The French Parliament has begun a debate that could see the country become the first in the world to enshrine abortion as a constitutional right.

The proposal, first announced last year by President Emmanuel Macron on March 8, International Women's Day, and then reiterated as an aim for 2024 in October, has been introduced to the lower house, the National Assembly, and will also require the support of the upper house, the Senate, before it goes to a vote, penciled in for March.

Justice Minister Eric Dupond-Moretti told the assembly that abortion rights were not a conventional civil liberty as "they allow women to decide their future".

The debate over abortion was stirred up around the world in 2022 when the United States Supreme Court overturned the Roe v Wade ruling that made abortion a constitutional right in the US.
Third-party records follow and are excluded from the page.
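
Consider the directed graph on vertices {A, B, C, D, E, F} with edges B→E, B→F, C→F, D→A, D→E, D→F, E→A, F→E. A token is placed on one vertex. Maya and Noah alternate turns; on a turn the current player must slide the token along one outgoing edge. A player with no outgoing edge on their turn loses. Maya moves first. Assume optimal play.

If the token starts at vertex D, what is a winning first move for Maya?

Classify positions by backward induction: terminal positions (no move available) are L. From any other position, the mover wins iff some move reaches an L.
Every edge goes from a vertex to one that appears earlier in the order A, E, F, D, B, C, so processing vertices in that order labels each vertex after all of its successors.
A: no outgoing edge → L
E: can move to A, which is L ⇒ W
F: the only move is to E(W), a W ⇒ L
D: can move to F, which is L ⇒ W
B: can move to F, which is L ⇒ W
C: can move to F, which is L ⇒ W
From D, the L positions reachable in one move are: F, A. Any move reaching one of these is winning.

Move to F.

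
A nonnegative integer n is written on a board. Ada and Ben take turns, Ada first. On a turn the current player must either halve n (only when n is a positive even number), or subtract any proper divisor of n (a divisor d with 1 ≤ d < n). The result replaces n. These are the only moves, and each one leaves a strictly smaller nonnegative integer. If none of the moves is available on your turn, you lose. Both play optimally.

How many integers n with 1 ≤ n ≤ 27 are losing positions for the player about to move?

Positions with no move are L. A position that does have a move is losing for the player to move precisely when every available move leads to a winning position for the opponent. Fill in the labels:
n=0: no move → L
n=1: no move → L
n=2: →1(L), so W
n=3: →2(W) only, which is W, so L
n=4: →3(L), so W
n=5: →4(W) only, which is W, so L
n=6: →3(L), so W
n=7: →6(W) only, which is W, so L
n=8: →7(L), so W
n=9: →6(W), 8(W) — all W, so L
n=10: →5(L), so W
n=11: →10(W) only, which is W, so L
n=12: →9(L), so W
n=13: →12(W) only, which is W, so L
n=14: →7(L), so W
n=15: →10(W), 12(W), 14(W) — all W, so L
n=16: →15(L), so W
n=17: →16(W) only, which is W, so L
n=18: →9(L), so W
n=19: →18(W) only, which is W, so L
n=20: →15(L), so W
n=21: →14(W), 18(W), 20(W) — all W, so L
n=22: →11(L), so W
n=23: →22(W) only, which is W, so L
n=24: →21(L), so W
n=25: →20(W), 24(W) — all W, so L
n=26: →13(L), so W
n=27: →18(W), 24(W), 26(W) — all W, so L
L entries with 1 ≤ n ≤ 27 (n=0 is outside the asked range and is not counted): n = 1, 3, 5, 7, 9, 11, 13, 15, 17, 19, 21, 23, 25, 27; that makes 14.

14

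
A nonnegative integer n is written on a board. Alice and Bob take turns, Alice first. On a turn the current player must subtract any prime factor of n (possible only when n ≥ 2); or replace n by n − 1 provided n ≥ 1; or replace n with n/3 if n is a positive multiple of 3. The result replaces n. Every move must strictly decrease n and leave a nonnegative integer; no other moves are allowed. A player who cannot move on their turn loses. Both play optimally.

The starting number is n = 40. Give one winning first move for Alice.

Work bottom-up. With no move the player to move loses. Otherwise the position is W if at least one move leads to an L position for the opponent, and L if every move leads to a W.
n=0: no move → L
n=1: W (go to 0, an L position)
n=2: W (go to 0, an L position)
n=3: W (go to 0, an L position)
n=4: L (options 2(W), 3(W) are all W)
n=5: W (go to 0, an L position)
n=6: W (go to 4, an L position)
n=7: W (go to 0, an L position)
n=8: L (options 6(W), 7(W) are all W)
n=9: W (go to 8, an L position)
n=10: W (go to 8, an L position)
n=11: W (go to 0, an L position)
n=12: W (go to 4, an L position)
n=13: W (go to 0, an L position)
n=14: L (options 7(W), 12(W), 13(W) are all W)
n=15: W (go to 14, an L position)
n=16: W (go to 14, an L position)
n=17: W (go to 0, an L position)
n=18: L (options 6(W), 15(W), 16(W), 17(W) are all W)
n=19: W (go to 0, an L position)
n=20: W (go to 18, an L position)
n=21: W (go to 14, an L position)
n=22: L (options 11(W), 20(W), 21(W) are all W)
n=23: W (go to 0, an L position)
n=24: W (go to 8, an L position)
n=25: L (options 20(W), 24(W) are all W)
n=26: W (go to 25, an L position)
n=27: L (options 9(W), 24(W), 26(W) are all W)
n=28: W (go to 27, an L position)
n=29: W (go to 0, an L position)
n=30: W (go to 25, an L position)
n=31: W (go to 0, an L position)
n=32: L (options 30(W), 31(W) are all W)
n=33: W (go to 22, an L position)
n=34: W (go to 32, an L position)
n=35: L (options 28(W), 30(W), 34(W) are all W)
n=36: W (go to 35, an L position)
n=37: W (go to 0, an L position)
n=38: L (options 19(W), 36(W), 37(W) are all W)
n=39: W (go to 38, an L position)
n=40: W (go to 35, an L position)
From 40, the L positions reachable in one move are: 35, 38. Any move reaching one of these is winning.

Move to 35.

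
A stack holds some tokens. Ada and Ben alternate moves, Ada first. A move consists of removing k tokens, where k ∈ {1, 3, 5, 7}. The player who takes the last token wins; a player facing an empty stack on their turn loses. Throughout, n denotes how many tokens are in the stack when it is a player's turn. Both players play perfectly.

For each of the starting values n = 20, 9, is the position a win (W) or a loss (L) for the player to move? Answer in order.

Work bottom-up. With no move the player to move loses. Otherwise the position is W if at least one move leads to an L position for the opponent, and L if every move leads to a W.
n=0: no move → L
n=1: reaches L-position 0 → W
n=2: only reaches 1(W), which is W → L
n=3: reaches L-position 2 → W
n=4: only reaches 3(W), 1(W), all W → L
n=5: reaches L-position 4 → W
n=6: only reaches 5(W), 3(W), 1(W), all W → L
n=7: reaches L-position 6 → W
n=8: only reaches 7(W), 5(W), 3(W), 1(W), all W → L
n=9: reaches L-position 8 → W
n=10: only reaches 9(W), 7(W), 5(W), 3(W), all W → L
n=11: reaches L-position 10 → W
n=12: only reaches 11(W), 9(W), 7(W), 5(W), all W → L
n=13: reaches L-position 12 → W
n=14: only reaches 13(W), 11(W), 9(W), 7(W), all W → L
n=15: reaches L-position 14 → W
n=16: only reaches 15(W), 13(W), 11(W), 9(W), all W → L
n=17: reaches L-position 16 → W
n=18: only reaches 17(W), 15(W), 13(W), 11(W), all W → L
n=19: reaches L-position 18 → W
n=20: only reaches 19(W), 17(W), 15(W), 13(W), all W → L

20: L, 9: W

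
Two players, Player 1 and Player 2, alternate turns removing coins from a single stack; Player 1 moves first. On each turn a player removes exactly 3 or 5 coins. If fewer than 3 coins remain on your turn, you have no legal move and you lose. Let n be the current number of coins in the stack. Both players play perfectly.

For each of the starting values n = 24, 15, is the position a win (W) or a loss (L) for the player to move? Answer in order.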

There has been widespread support across the French political spectrum for the constitutional change, but it is not universal, with the rightwing president of the Senate, Gerard Larcher of the Republicans party, saying he did not see that the right was threatened in France and that the constitution was not a "catalogue of social and society rights".

The first article of the French constitution formally recognizes the country as a secular state, but leading figures in the Catholic church in France have expressed concern at the proposed reform.

Archbishop of Rennes Pierre d'Ornellas, a spokesman on bioethics for the bishops of France, told Vatican Radio that making abortion a constitutional right could infringe on free speech, as it would eliminate the right to hold a contrary opinion.

He also queried the decision to let Parliament decide, rather than putting it to a public referendum.

"This looks like an admission of weakness on our ability to calmly debate the subject," he said, adding "we are a society of social relations "and that everyone should "take care of the most fragile".

Poland and Malta were the last EU member states to make abortion legal, and it is still subject to tight restrictions.

However, Poland's Prime Minister Donald Tusk recently announced plans to ease the rules, prompting the country's health ministry to say on social media "a great moment for all of us! We are giving women back the right to decide about themselves".